For each mouse, blood was placed in sera tubes, which were spun at 10,000 rpm for 5 min and sera collected. Lungs were removed from each animal and immediately stored on ice. Brains were immediately dissected and dopamine was extracted from striatal tissue according to the procedure outlined above. The amount of dopamine extracted was analyzed via LC/MS (5 µL injections) and quantified using the dopamine: dopamine-D2 peak area ratio and a standard curve that was generated using increasing concentrations of dopamine in the presence of a set concentration of the dopamine-D2 internal standard. Dopamine levels are represented as a concentration normalized to the weight of each tissue sample. The remaining brain tissue, sera, and lungs were kept frozen at −80 °C for extraction and analysis of dynantin levels according to our previously published methods [33]. Dynantin levels are represented as both a total recovery and a concentration normalized to the weight or volume of each sample.

3.9. Statistical Analyses

Statistical analyses in the form of either a one-way ANOVA with a Tukey HSD or Mann–Whitney t-test were performed using Graph Pad Prism 5. The criterion for significance was p < 0.05.

Author Contributions

Conceptualization, J.D.L., N.L.F. and H.-T.L.; methodology, J.D.L., N.L.F. and H.-T.L.; validation, J.D.L., N.L.F., A.L.M. and H.-T.L.; formal analysis, J.D.L., N.L.F. and A.L.M.; investigation, J.D.L., N.L.F. and A.L.M.; resources, T.M.-D.N., P.W.S., L.M. and R.R.; data curation, J.D.L., N.L.F. and A.L.M.; writing—original draft preparation, J.D.L.; writing—review and editing, J.D.L., N.L.F., A.L.M., P.W.S., R.R., A.D.L., D.F. and H.-T.L.; visualization, J.D.L.; supervision, H.-T.L.; project administration, H.-T.L.; funding acquisition, P.W.S., R.R. and H.-T.L. All authors have read and agreed to the published version of the manuscript.

Funding

This work was supported by the Quebec Ministry of Economy and Innovation (PSR-SIIRI no. 982, awarded to Dr. Roy), the Northern Cancer Foundation (2017–2019, awarded to Dr. Le), the Canadian Institutes of Health Research (Project Grant 148531, awarded to Dr. Le and grant MOP-89716, awarded to Dr. Schiller), and the National Institutes of Health (grant DA004443, awarded to Dr. Schiller). The funders provided support in the form of salaries for authors but did not have any role in study design, data collection and interpretation, or the decision to submit the work for publication.

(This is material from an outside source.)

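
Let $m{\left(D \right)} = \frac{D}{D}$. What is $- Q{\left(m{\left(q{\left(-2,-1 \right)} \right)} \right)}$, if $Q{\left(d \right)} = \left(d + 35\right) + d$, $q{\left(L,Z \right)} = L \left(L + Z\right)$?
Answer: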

Institutional Review Board Statement

The study was conducted according to the guidelines of the Declaration of Helsinki, and approved by the Research Ethics Board (Protocol # 18-061), the Biosafety Committee at Health Sciences North Research Institute (Protocol # 6009941), and the Animal Care Committee at Laurentian University.

Informed Consent Statement

Informed consent was obtained from all subjects involved in the study.

Data Availability Statement

All data is contained within the manuscript.

Conflicts of Interest

The authors declare no conflict of interest.